# Bar on a dock covered in tile.



## ohiohomedoctor (Dec 26, 2010)

I would use 1/4" drywall instead of cbu and forget waterproofing I mean seriously dont you want to redo it in a few years...


Seriously there are many ways to skin a cat and Im sure the op will make it right for his client. He is after all one of the good guys. :thumbsup:


----------



## VAviaCo (Sep 3, 2008)

Thread took off, but I did the supports after just the first 3-4 posts. I'll get a pic. I suspect I overdid it with supports underneath, but they can be painted and this client is totally of the mindset: "It's just a bar(dock, etc.) and are ready for things to get dirty and look used. Not that they want cracked tiles, but the 2x4's I put below the bar aren't going to bother them.
At the corner I glued 2 pieces of left over 3/4 together in a triangle that goes up from the building corner and catches both sides of the seam in the bar plywood. Kind of a big crude corbel but it will paint.

Thanks for the replies. I have exposed advantech for the seats in my rowboat. It's swelled like mad but hasn't delaminated.

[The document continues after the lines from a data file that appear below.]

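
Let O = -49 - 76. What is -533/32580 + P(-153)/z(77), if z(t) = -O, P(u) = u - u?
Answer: -533/32580 ≈ -0.016360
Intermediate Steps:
P(u) = 0
O = -125
z(t) = 125 (z(t) = -1*(-125) = 125)
-533/32580 + P(-153)/z(77) = -533/32580 + 0/125 = -533*1/32580 + 0*(1/125) = -533/32580 + 0 = -533/32580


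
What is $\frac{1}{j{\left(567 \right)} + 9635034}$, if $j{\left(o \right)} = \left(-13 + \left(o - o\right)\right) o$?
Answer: $\frac{1}{9627663} \approx 1.0387 \cdot 10^{-7}$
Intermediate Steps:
$j{\left(o \right)} = - 13 o$ ($j{\left(o \right)} = \left(-13 + 0\right) o = - 13 o$)
$\frac{1}{j{\left(567 \right)} + 9635034} = \frac{1}{\left(-13\right) 567 + 9635034} = \frac{1}{-7371 + 9635034} = \frac{1}{9627663}$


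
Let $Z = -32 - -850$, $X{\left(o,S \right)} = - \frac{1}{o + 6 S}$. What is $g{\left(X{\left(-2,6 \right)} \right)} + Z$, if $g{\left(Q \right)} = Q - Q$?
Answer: $818$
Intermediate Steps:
$g{\left(Q \right)} = 0$
$Z = 818$ ($Z = -32 + 850 = 818$)
$g{\left(X{\left(-2,6 \right)} \right)} + Z = 0 + 818 = 818$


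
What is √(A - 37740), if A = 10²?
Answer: 2*I*√9410 ≈ 194.01*I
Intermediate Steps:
A = 100
√(A - 37740) = √(100 - 37740) = √(-37640) = 2*I*√9410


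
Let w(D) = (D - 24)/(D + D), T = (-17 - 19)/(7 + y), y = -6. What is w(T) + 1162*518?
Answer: 3611501/6 ≈ 6.0192e+5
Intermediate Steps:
T = -36 (T = (-17 - 19)/(7 - 6) = -36/1 = -36*1 = -36)
w(D) = (-24 + D)/(2*D) (w(D) = (-24 + D)/((2*D)) = (-24 + D)*(1/(2*D)) = (-24 + D)/(2*D))
w(T) + 1162*518 = (½)*(-24 - 36)/(-36) + 1162*518 = (½)*(-1/36)*(-60) + 601916 = ⅚ + 601916 = 3611501/6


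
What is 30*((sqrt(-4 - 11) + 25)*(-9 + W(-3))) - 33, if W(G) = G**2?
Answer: -33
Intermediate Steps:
30*((sqrt(-4 - 11) + 25)*(-9 + W(-3))) - 33 = 30*((sqrt(-4 - 11) + 25)*(-9 + (-3)**2)) - 33 = 30*((sqrt(-15) + 25)*(-9 + 9)) - 33 = 30*((I*sqrt(15) + 25)*0) - 33 = 30*((25 + I*sqrt(15))*0) - 33 = 30*0 - 33 = 0 - 33 = -33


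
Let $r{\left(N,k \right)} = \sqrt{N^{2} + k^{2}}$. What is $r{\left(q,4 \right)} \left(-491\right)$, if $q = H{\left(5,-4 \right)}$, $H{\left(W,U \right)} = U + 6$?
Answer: $- 982 \sqrt{5} \approx -2195.8$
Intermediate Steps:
$H{\left(W,U \right)} = 6 + U$
$q = 2$ ($q = 6 - 4 = 2$)
$r{\left(q,4 \right)} \left(-491\right) = \sqrt{2^{2} + 4^{2}} \left(-491\right) = \sqrt{4 + 16} \left(-491\right) = \sqrt{20} \left(-491\right) = 2 \sqrt{5} \left(-491\right) = - 982 \sqrt{5}$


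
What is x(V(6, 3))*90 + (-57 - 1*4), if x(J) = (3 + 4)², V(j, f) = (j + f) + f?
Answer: 4349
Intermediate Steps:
V(j, f) = j + 2*f (V(j, f) = (f + j) + f = j + 2*f)
x(J) = 49 (x(J) = 7² = 49)
x(V(6, 3))*90 + (-57 - 1*4) = 49*90 + (-57 - 1*4) = 4410 + (-57 - 4) = 4410 - 61 = 4349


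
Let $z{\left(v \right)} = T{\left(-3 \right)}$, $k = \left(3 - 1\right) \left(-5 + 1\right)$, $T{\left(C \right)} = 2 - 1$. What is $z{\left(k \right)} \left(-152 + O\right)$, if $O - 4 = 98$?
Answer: $-50$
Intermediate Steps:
$O = 102$ ($O = 4 + 98 = 102$)
$T{\left(C \right)} = 1$
$k = -8$ ($k = 2 \left(-4\right) = -8$)
$z{\left(v \right)} = 1$
$z{\left(k \right)} \left(-152 + O\right) = 1 \left(-152 + 102\right) = 1 \left(-50\right) = -50$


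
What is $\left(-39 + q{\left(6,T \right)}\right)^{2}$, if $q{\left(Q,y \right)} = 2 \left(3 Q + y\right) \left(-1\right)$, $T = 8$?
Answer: $8281$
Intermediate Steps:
$q{\left(Q,y \right)} = - 6 Q - 2 y$ ($q{\left(Q,y \right)} = 2 \left(y + 3 Q\right) \left(-1\right) = \left(2 y + 6 Q\right) \left(-1\right) = - 6 Q - 2 y$)
$\left(-39 + q{\left(6,T \right)}\right)^{2} = \left(-39 - 52\right)^{2} = \left(-91\right)^{2} = 8281$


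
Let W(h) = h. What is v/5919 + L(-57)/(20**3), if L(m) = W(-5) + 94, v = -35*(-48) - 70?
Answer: 13406791/47352000 ≈ 0.28313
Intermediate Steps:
v = 1610 (v = 1680 - 70 = 1610)
L(m) = 89 (L(m) = -5 + 94 = 89)
v/5919 + L(-57)/(20**3) = 1610/5919 + 89/(20**3) = 1610*(1/5919) + 89/8000 = 1610/5919 + 89*(1/8000) = 1610/5919 + 89/8000 = 13406791/47352000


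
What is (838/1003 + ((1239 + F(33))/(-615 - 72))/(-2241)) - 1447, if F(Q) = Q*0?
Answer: -744381769828/514728567 ≈ -1446.2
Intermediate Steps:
F(Q) = 0
(838/1003 + ((1239 + F(33))/(-615 - 72))/(-2241)) - 1447 = (838/1003 + ((1239 + 0)/(-615 - 72))/(-2241)) - 1447 = (838*(1/1003) + (1239/(-687))*(-1/2241)) - 1447 = (838/1003 + (1239*(-1/687))*(-1/2241)) - 1447 = (838/1003 - 413/229*(-1/2241)) - 1447 = (838/1003 + 413/513189) - 1447 = 430466621/514728567 - 1447 = -744381769828/514728567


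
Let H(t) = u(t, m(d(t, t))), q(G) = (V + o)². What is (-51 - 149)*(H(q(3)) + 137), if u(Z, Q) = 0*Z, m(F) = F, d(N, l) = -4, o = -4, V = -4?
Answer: -27400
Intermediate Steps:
q(G) = 64 (q(G) = (-4 - 4)² = (-8)² = 64)
u(Z, Q) = 0
H(t) = 0
(-51 - 149)*(H(q(3)) + 137) = (-51 - 149)*(0 + 137) = -200*137 = -27400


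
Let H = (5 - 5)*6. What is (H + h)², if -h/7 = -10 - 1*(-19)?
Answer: 3969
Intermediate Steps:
h = -63 (h = -7*(-10 - 1*(-19)) = -7*(-10 + 19) = -7*9 = -63)
H = 0 (H = 0*6 = 0)
(H + h)² = (0 - 63)² = (-63)² = 3969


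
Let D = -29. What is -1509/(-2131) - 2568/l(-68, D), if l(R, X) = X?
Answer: 5516169/61799 ≈ 89.260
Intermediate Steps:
-1509/(-2131) - 2568/l(-68, D) = -1509/(-2131) - 2568/(-29) = -1509*(-1/2131) - 2568*(-1/29) = 1509/2131 + 2568/29 = 5516169/61799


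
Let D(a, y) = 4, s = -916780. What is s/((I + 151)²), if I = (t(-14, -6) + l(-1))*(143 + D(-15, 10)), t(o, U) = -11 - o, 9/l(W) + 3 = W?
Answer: -2933696/218405 ≈ -13.432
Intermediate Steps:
l(W) = 9/(-3 + W)
I = 441/4 (I = ((-11 - 1*(-14)) + 9/(-3 - 1))*(143 + 4) = ((-11 + 14) + 9/(-4))*147 = (3 + 9*(-¼))*147 = (3 - 9/4)*147 = (¾)*147 = 441/4 ≈ 110.25)
s/((I + 151)²) = -916780/(441/4 + 151)² = -916780/((1045/4)²) = -916780/1092025/16 = -916780*16/1092025 = -2933696/218405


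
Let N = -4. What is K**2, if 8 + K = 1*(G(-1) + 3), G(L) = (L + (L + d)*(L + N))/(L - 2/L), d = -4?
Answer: 361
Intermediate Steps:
G(L) = (L + (-4 + L)**2)/(L - 2/L) (G(L) = (L + (L - 4)*(L - 4))/(L - 2/L) = (L + (-4 + L)*(-4 + L))/(L - 2/L) = (L + (-4 + L)**2)/(L - 2/L))
K = 19 (K = -8 + 1*(-(16 + (-1)**2 - 7*(-1))/(-2 + (-1)**2) + 3) = -8 + 1*(-(16 + 1 + 7)/(-2 + 1) + 3) = -8 + 1*(-1*24/(-1) + 3) = -8 + 1*(-1*(-1)*24 + 3) = -8 + 1*(24 + 3) = -8 + 1*27 = -8 + 27 = 19)
K**2 = 19**2 = 361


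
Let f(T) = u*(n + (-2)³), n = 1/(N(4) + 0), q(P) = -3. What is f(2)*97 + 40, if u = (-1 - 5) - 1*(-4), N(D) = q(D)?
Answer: 4970/3 ≈ 1656.7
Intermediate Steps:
N(D) = -3
n = -⅓ (n = 1/(-3 + 0) = 1/(-3) = -⅓ ≈ -0.33333)
u = -2 (u = -6 + 4 = -2)
f(T) = 50/3 (f(T) = -2*(-⅓ + (-2)³) = -2*(-⅓ - 8) = -2*(-25/3) = 50/3)
f(2)*97 + 40 = (50/3)*97 + 40 = 4850/3 + 40 = 4970/3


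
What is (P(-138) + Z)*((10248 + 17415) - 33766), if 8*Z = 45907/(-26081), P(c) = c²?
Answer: -24249944630315/208648 ≈ -1.1622e+8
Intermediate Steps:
Z = -45907/208648 (Z = (45907/(-26081))/8 = (45907*(-1/26081))/8 = (⅛)*(-45907/26081) = -45907/208648 ≈ -0.22002)
(P(-138) + Z)*((10248 + 17415) - 33766) = ((-138)² - 45907/208648)*((10248 + 17415) - 33766) = (19044 - 45907/208648)*(27663 - 33766) = (3973446605/208648)*(-6103) = -24249944630315/208648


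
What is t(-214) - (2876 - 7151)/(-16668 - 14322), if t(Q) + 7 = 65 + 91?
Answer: 307549/2066 ≈ 148.86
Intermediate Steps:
t(Q) = 149 (t(Q) = -7 + (65 + 91) = -7 + 156 = 149)
t(-214) - (2876 - 7151)/(-16668 - 14322) = 149 - (2876 - 7151)/(-16668 - 14322) = 149 - (-4275)/(-30990) = 149 - (-4275)*(-1)/30990 = 149 - 1*285/2066 = 149 - 285/2066 = 307549/2066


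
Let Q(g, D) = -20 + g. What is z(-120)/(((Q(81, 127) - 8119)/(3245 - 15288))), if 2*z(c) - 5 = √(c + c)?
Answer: 60215/16116 + 12043*I*√15/4029 ≈ 3.7363 + 11.577*I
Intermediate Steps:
z(c) = 5/2 + √2*√c/2 (z(c) = 5/2 + √(c + c)/2 = 5/2 + √(2*c)/2 = 5/2 + (√2*√c)/2 = 5/2 + √2*√c/2)
z(-120)/(((Q(81, 127) - 8119)/(3245 - 15288))) = (5/2 + √2*√(-120)/2)/((((-20 + 81) - 8119)/(3245 - 15288))) = (5/2 + √2*(2*I*√30)/2)/(((61 - 8119)/(-12043))) = (5/2 + 2*I*√15)/((-8058*(-1/12043))) = (5/2 + 2*I*√15)/(8058/12043) = (5/2 + 2*I*√15)*(12043/8058) = 60215/16116 + 12043*I*√15/4029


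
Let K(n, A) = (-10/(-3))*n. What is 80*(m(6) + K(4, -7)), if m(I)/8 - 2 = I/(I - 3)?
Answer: 10880/3 ≈ 3626.7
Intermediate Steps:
m(I) = 16 + 8*I/(-3 + I) (m(I) = 16 + 8*(I/(I - 3)) = 16 + 8*(I/(-3 + I)) = 16 + 8*I/(-3 + I))
K(n, A) = 10*n/3 (K(n, A) = (-10*(-1/3))*n = 10*n/3)
80*(m(6) + K(4, -7)) = 80*(24*(-2 + 6)/(-3 + 6) + (10/3)*4) = 80*(24*4/3 + 40/3) = 80*(24*(1/3)*4 + 40/3) = 80*(32 + 40/3) = 80*(136/3) = 10880/3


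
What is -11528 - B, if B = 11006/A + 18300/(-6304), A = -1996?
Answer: -9059276583/786424 ≈ -11520.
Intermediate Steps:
B = -6619289/786424 (B = 11006/(-1996) + 18300/(-6304) = 11006*(-1/1996) + 18300*(-1/6304) = -5503/998 - 4575/1576 = -6619289/786424 ≈ -8.4169)
-11528 - B = -11528 - 1*(-6619289/786424) = -11528 + 6619289/786424 = -9059276583/786424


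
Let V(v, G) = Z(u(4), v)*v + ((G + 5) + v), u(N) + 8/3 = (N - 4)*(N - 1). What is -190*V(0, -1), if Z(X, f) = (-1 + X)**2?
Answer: -760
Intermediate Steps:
u(N) = -8/3 + (-1 + N)*(-4 + N) (u(N) = -8/3 + (N - 4)*(N - 1) = -8/3 + (-4 + N)*(-1 + N) = -8/3 + (-1 + N)*(-4 + N))
V(v, G) = 5 + G + 130*v/9 (V(v, G) = (-1 + (4/3 + 4**2 - 5*4))**2*v + ((G + 5) + v) = (-1 + (4/3 + 16 - 20))**2*v + ((5 + G) + v) = (-1 - 8/3)**2*v + (5 + G + v) = (-11/3)**2*v + (5 + G + v) = 121*v/9 + (5 + G + v) = 5 + G + 130*v/9)
-190*V(0, -1) = -190*(5 - 1 + (130/9)*0) = -190*(5 - 1 + 0) = -190*4 = -760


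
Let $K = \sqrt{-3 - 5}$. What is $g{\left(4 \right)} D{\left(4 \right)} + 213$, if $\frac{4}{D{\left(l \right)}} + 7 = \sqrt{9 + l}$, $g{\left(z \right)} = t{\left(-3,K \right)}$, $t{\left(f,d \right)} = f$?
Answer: $\frac{646}{3} + \frac{\sqrt{13}}{3} \approx 216.54$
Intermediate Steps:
$K = 2 i \sqrt{2}$ ($K = \sqrt{-8} = 2 i \sqrt{2} \approx 2.8284 i$)
$g{\left(z \right)} = -3$
$D{\left(l \right)} = \frac{4}{-7 + \sqrt{9 + l}}$
$g{\left(4 \right)} D{\left(4 \right)} + 213 = - 3 \frac{4}{-7 + \sqrt{9 + 4}} + 213 = - 3 \frac{4}{-7 + \sqrt{13}} + 213 = - \frac{12}{-7 + \sqrt{13}} + 213 = 213 - \frac{12}{-7 + \sqrt{13}}$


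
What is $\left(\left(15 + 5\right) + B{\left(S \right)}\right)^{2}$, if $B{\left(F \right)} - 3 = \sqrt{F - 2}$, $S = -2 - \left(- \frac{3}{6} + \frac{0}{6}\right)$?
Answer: $\frac{\left(46 + i \sqrt{14}\right)^{2}}{4} \approx 525.5 + 86.058 i$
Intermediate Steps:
$S = - \frac{3}{2}$ ($S = -2 - \left(\left(-3\right) \frac{1}{6} + 0 \cdot \frac{1}{6}\right) = -2 - \left(- \frac{1}{2} + 0\right) = -2 - - \frac{1}{2} = -2 + \frac{1}{2} = - \frac{3}{2} \approx -1.5$)
$B{\left(F \right)} = 3 + \sqrt{-2 + F}$ ($B{\left(F \right)} = 3 + \sqrt{F - 2} = 3 + \sqrt{-2 + F}$)
$\left(\left(15 + 5\right) + B{\left(S \right)}\right)^{2} = \left(\left(15 + 5\right) + \left(3 + \sqrt{-2 - \frac{3}{2}}\right)\right)^{2} = \left(20 + \left(3 + \sqrt{- \frac{7}{2}}\right)\right)^{2} = \left(20 + \left(3 + \frac{i \sqrt{14}}{2}\right)\right)^{2} = \left(23 + \frac{i \sqrt{14}}{2}\right)^{2}$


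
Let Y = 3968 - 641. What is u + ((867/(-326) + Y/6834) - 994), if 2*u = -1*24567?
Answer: -4930928381/371314 ≈ -13280.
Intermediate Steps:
Y = 3327
u = -24567/2 (u = (-1*24567)/2 = (½)*(-24567) = -24567/2 ≈ -12284.)
u + ((867/(-326) + Y/6834) - 994) = -24567/2 + ((867/(-326) + 3327/6834) - 994) = -24567/2 + ((867*(-1/326) + 3327*(1/6834)) - 994) = -24567/2 + ((-867/326 + 1109/2278) - 994) = -24567/2 + (-403373/185657 - 994) = -24567/2 - 184946431/185657 = -4930928381/371314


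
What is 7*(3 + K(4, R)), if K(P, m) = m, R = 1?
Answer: 28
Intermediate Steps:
7*(3 + K(4, R)) = 7*(3 + 1) = 7*4 = 28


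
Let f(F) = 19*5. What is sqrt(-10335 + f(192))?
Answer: 32*I*sqrt(10) ≈ 101.19*I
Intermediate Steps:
f(F) = 95
sqrt(-10335 + f(192)) = sqrt(-10335 + 95) = sqrt(-10240) = 32*I*sqrt(10)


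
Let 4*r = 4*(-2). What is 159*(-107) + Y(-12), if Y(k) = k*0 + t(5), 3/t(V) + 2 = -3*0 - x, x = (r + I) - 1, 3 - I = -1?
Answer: -17014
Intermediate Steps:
r = -2 (r = (4*(-2))/4 = (¼)*(-8) = -2)
I = 4 (I = 3 - 1*(-1) = 3 + 1 = 4)
x = 1 (x = (-2 + 4) - 1 = 2 - 1 = 1)
t(V) = -1 (t(V) = 3/(-2 + (-3*0 - 1*1)) = 3/(-2 + (0 - 1)) = 3/(-2 - 1) = 3/(-3) = 3*(-⅓) = -1)
Y(k) = -1 (Y(k) = k*0 - 1 = 0 - 1 = -1)
159*(-107) + Y(-12) = 159*(-107) - 1 = -17013 - 1 = -17014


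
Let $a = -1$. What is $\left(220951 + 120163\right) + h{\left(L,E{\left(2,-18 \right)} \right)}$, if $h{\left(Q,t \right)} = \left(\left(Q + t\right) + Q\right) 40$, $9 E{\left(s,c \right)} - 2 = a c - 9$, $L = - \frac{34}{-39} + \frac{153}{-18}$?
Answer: $\frac{39844658}{117} \approx 3.4055 \cdot 10^{5}$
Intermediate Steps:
$L = - \frac{595}{78}$ ($L = \left(-34\right) \left(- \frac{1}{39}\right) + 153 \left(- \frac{1}{18}\right) = \frac{34}{39} - \frac{17}{2} = - \frac{595}{78} \approx -7.6282$)
$E{\left(s,c \right)} = - \frac{7}{9} - \frac{c}{9}$ ($E{\left(s,c \right)} = \frac{2}{9} + \frac{- c - 9}{9} = \frac{2}{9} + \frac{-9 - c}{9} = \frac{2}{9} - \left(1 + \frac{c}{9}\right) = - \frac{7}{9} - \frac{c}{9}$)
$h{\left(Q,t \right)} = 40 t + 80 Q$ ($h{\left(Q,t \right)} = \left(t + 2 Q\right) 40 = 40 t + 80 Q$)
$\left(220951 + 120163\right) + h{\left(L,E{\left(2,-18 \right)} \right)} = \left(220951 + 120163\right) + \left(40 \left(- \frac{7}{9} - -2\right) + 80 \left(- \frac{595}{78}\right)\right) = 341114 - \left(\frac{23800}{39} - 40 \left(- \frac{7}{9} + 2\right)\right) = 341114 + \left(40 \cdot \frac{11}{9} - \frac{23800}{39}\right) = 341114 + \left(\frac{440}{9} - \frac{23800}{39}\right) = 341114 - \frac{65680}{117} = \frac{39844658}{117}$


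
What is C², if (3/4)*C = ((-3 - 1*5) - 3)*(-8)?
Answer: 123904/9 ≈ 13767.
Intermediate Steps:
C = 352/3 (C = 4*(((-3 - 1*5) - 3)*(-8))/3 = 4*(((-3 - 5) - 3)*(-8))/3 = 4*((-8 - 3)*(-8))/3 = 4*(-11*(-8))/3 = (4/3)*88 = 352/3 ≈ 117.33)
C² = (352/3)² = 123904/9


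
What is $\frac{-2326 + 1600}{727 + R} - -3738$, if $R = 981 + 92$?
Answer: $\frac{1121279}{300} \approx 3737.6$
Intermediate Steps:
$R = 1073$
$\frac{-2326 + 1600}{727 + R} - -3738 = \frac{-2326 + 1600}{727 + 1073} - -3738 = - \frac{726}{1800} + 3738 = \left(-726\right) \frac{1}{1800} + 3738 = - \frac{121}{300} + 3738 = \frac{1121279}{300}$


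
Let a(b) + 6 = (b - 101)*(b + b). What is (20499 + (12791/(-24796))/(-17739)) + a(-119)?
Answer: 32044846956923/439856244 ≈ 72853.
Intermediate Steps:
a(b) = -6 + 2*b*(-101 + b) (a(b) = -6 + (b - 101)*(b + b) = -6 + (-101 + b)*(2*b) = -6 + 2*b*(-101 + b))
(20499 + (12791/(-24796))/(-17739)) + a(-119) = (20499 + (12791/(-24796))/(-17739)) + (-6 - 202*(-119) + 2*(-119)²) = (20499 + (12791*(-1/24796))*(-1/17739)) + (-6 + 24038 + 2*14161) = (20499 - 12791/24796*(-1/17739)) + (-6 + 24038 + 28322) = (20499 + 12791/439856244) + 52354 = 9016613158547/439856244 + 52354 = 32044846956923/439856244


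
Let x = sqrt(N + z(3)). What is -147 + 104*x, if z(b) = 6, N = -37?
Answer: -147 + 104*I*sqrt(31) ≈ -147.0 + 579.05*I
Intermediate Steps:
x = I*sqrt(31) (x = sqrt(-37 + 6) = sqrt(-31) = I*sqrt(31) ≈ 5.5678*I)
-147 + 104*x = -147 + 104*(I*sqrt(31)) = -147 + 104*I*sqrt(31)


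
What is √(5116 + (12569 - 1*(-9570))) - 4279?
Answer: -4279 + √27255 ≈ -4113.9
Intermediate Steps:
√(5116 + (12569 - 1*(-9570))) - 4279 = √(5116 + (12569 + 9570)) - 4279 = √(5116 + 22139) - 4279 = √27255 - 4279 = -4279 + √27255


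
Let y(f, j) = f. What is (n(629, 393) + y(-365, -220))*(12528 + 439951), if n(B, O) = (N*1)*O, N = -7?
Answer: -1409924564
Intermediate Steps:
n(B, O) = -7*O (n(B, O) = (-7*1)*O = -7*O)
(n(629, 393) + y(-365, -220))*(12528 + 439951) = (-7*393 - 365)*(12528 + 439951) = (-2751 - 365)*452479 = -3116*452479 = -1409924564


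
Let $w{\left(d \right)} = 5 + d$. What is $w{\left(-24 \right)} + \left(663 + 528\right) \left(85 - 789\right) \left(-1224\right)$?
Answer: $1026279917$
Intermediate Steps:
$w{\left(-24 \right)} + \left(663 + 528\right) \left(85 - 789\right) \left(-1224\right) = \left(5 - 24\right) + \left(663 + 528\right) \left(85 - 789\right) \left(-1224\right) = -19 + 1191 \left(-704\right) \left(-1224\right) = -19 - -1026279936 = -19 + 1026279936 = 1026279917$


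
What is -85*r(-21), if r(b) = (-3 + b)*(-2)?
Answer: -4080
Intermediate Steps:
r(b) = 6 - 2*b
-85*r(-21) = -85*(6 - 2*(-21)) = -85*(6 + 42) = -85*48 = -4080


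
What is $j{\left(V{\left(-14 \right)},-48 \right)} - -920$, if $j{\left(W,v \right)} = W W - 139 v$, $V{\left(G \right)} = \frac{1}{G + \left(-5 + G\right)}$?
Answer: $\frac{8267689}{1089} \approx 7592.0$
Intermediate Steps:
$V{\left(G \right)} = \frac{1}{-5 + 2 G}$
$j{\left(W,v \right)} = W^{2} - 139 v$
$j{\left(V{\left(-14 \right)},-48 \right)} - -920 = \left(\left(\frac{1}{-5 + 2 \left(-14\right)}\right)^{2} - -6672\right) - -920 = \left(\left(\frac{1}{-5 - 28}\right)^{2} + 6672\right) + 920 = \left(\left(\frac{1}{-33}\right)^{2} + 6672\right) + 920 = \left(\left(- \frac{1}{33}\right)^{2} + 6672\right) + 920 = \left(\frac{1}{1089} + 6672\right) + 920 = \frac{7265809}{1089} + 920 = \frac{8267689}{1089}$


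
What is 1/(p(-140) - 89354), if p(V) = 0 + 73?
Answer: -1/89281 ≈ -1.1201e-5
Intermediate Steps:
p(V) = 73
1/(p(-140) - 89354) = 1/(73 - 89354) = 1/(-89281) = -1/89281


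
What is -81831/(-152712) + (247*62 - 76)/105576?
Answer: 152311321/223926696 ≈ 0.68018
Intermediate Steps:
-81831/(-152712) + (247*62 - 76)/105576 = -81831*(-1/152712) + (15314 - 76)*(1/105576) = 27277/50904 + 15238*(1/105576) = 27277/50904 + 7619/52788 = 152311321/223926696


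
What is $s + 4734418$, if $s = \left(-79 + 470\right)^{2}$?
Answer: $4887299$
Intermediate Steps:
$s = 152881$ ($s = 391^{2} = 152881$)
$s + 4734418 = 152881 + 4734418 = 4887299$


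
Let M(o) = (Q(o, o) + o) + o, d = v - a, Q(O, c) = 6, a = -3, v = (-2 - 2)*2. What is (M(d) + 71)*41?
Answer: 2747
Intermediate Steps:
v = -8 (v = -4*2 = -8)
d = -5 (d = -8 - 1*(-3) = -8 + 3 = -5)
M(o) = 6 + 2*o (M(o) = (6 + o) + o = 6 + 2*o)
(M(d) + 71)*41 = ((6 + 2*(-5)) + 71)*41 = ((6 - 10) + 71)*41 = (-4 + 71)*41 = 67*41 = 2747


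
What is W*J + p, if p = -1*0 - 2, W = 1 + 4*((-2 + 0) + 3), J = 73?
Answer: 363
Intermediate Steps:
W = 5 (W = 1 + 4*(-2 + 3) = 1 + 4*1 = 1 + 4 = 5)
p = -2 (p = 0 - 2 = -2)
W*J + p = 5*73 - 2 = 365 - 2 = 363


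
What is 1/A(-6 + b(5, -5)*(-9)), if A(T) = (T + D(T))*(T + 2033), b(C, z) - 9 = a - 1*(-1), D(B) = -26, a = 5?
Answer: -1/315964 ≈ -3.1649e-6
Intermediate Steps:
b(C, z) = 15 (b(C, z) = 9 + (5 - 1*(-1)) = 9 + (5 + 1) = 9 + 6 = 15)
A(T) = (-26 + T)*(2033 + T) (A(T) = (T - 26)*(T + 2033) = (-26 + T)*(2033 + T))
1/A(-6 + b(5, -5)*(-9)) = 1/(-52858 + (-6 + 15*(-9))² + 2007*(-6 + 15*(-9))) = 1/(-52858 + (-6 - 135)² + 2007*(-6 - 135)) = 1/(-52858 + (-141)² + 2007*(-141)) = 1/(-52858 + 19881 - 282987) = 1/(-315964) = -1/315964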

Tom, the first Shirley Temple is yours, I'll let them know. :thumbup:


----------



## GO Remodeling (Apr 5, 2005)

Get him a man's drink. He doesn't want a Shirley Temple.


----------



## sycamorebob (Dec 7, 2011)

try these easy steps

step one call granite guy

step two get beer

step three watch granite guy while drinking beer

step four get paid

step five have granite guy take you home:clap:


----------



## Tom Struble (Mar 2, 2007)

yea:w00t:slo gin fizz with extra fizz:clap:


----------